A geometry problem by A Former Brilliant Member

By pythagorean theorem, $BD=\sqrt{10^2+10^2}=10\sqrt{2}$ . It follows that $OD=\dfrac{10\sqrt{2}}{2}=5\sqrt{2}$ . Let $x$ be the area of segment $AD$ . Since segment $AD$ equals segment $AB$ , we have

$2x=\dfrac{1}{2}(\pi)(5\sqrt{2})^2-\dfrac{1}{2}(10^2)=25\pi-50$

Let $y$ be the area of segement $DO$ . By symmentry segment $DO$ is equal to segment $OB$ . Let $z$ be the area of the region in the diagram. By symmetry, $z=2y$ .

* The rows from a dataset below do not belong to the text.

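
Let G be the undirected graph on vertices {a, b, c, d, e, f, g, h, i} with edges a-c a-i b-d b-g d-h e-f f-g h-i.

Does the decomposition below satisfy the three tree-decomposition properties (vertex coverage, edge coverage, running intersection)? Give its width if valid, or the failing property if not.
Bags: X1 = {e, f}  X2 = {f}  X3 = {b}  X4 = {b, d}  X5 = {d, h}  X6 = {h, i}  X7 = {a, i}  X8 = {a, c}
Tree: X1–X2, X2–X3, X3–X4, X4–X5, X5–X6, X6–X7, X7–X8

No — vertex g appears in no bag.

A tree decomposition must satisfy three properties: every vertex lies in some bag; for every edge, both endpoints lie together in some bag; and for every vertex, the bags containing it form a connected subtree. Here vertex g appears in no bag, so the decomposition is invalid.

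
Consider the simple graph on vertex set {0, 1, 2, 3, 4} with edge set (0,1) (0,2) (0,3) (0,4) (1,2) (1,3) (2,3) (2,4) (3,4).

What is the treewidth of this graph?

A width-3 tree decomposition is:
Bags: B1 = {0, 2, 3, 4}  B2 = {0, 1, 2, 3}
Tree: B1–B2
Each bag holds 4 vertices, so the decomposition has width 3, which upper-bounds the treewidth. For the lower bound, the 4 vertices {0, 1, 2, 3} are pairwise adjacent, and any tree decomposition puts a clique entirely inside one bag — forcing width ≥ 3. The upper and lower bounds meet at 3, so that is the treewidth.

3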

$y=\dfrac{1}{4}(\pi)(5^2)-\dfrac{1}{2}(5)(5)=\dfrac{25}{4}\pi-\dfrac{25}{4}$

The area of the shaded region is

$A_{shaded}=2x+2y+z=2x+2y+2y=2x+4y$

$A_{shaded}=25\pi - 50 + 4\left(\dfrac{25}{4}\pi - \dfrac{25}{2}\right)= 25\pi-50+25\pi-50=$ $\boxed{50\pi-100}$

Note:

1. $2x$ is equal to the area of the semicircle with diameter of $DB$ (or radius of $OD$ ) minus the area of triangle $ABD$ .

2. $y$ is a segment of a circle. It is equal to the area of quarter circle with radius $5$ minus area of triangle $DOE$ .

3. If we combine segment $DO$ and segment $BO$ , it forms region $z$ .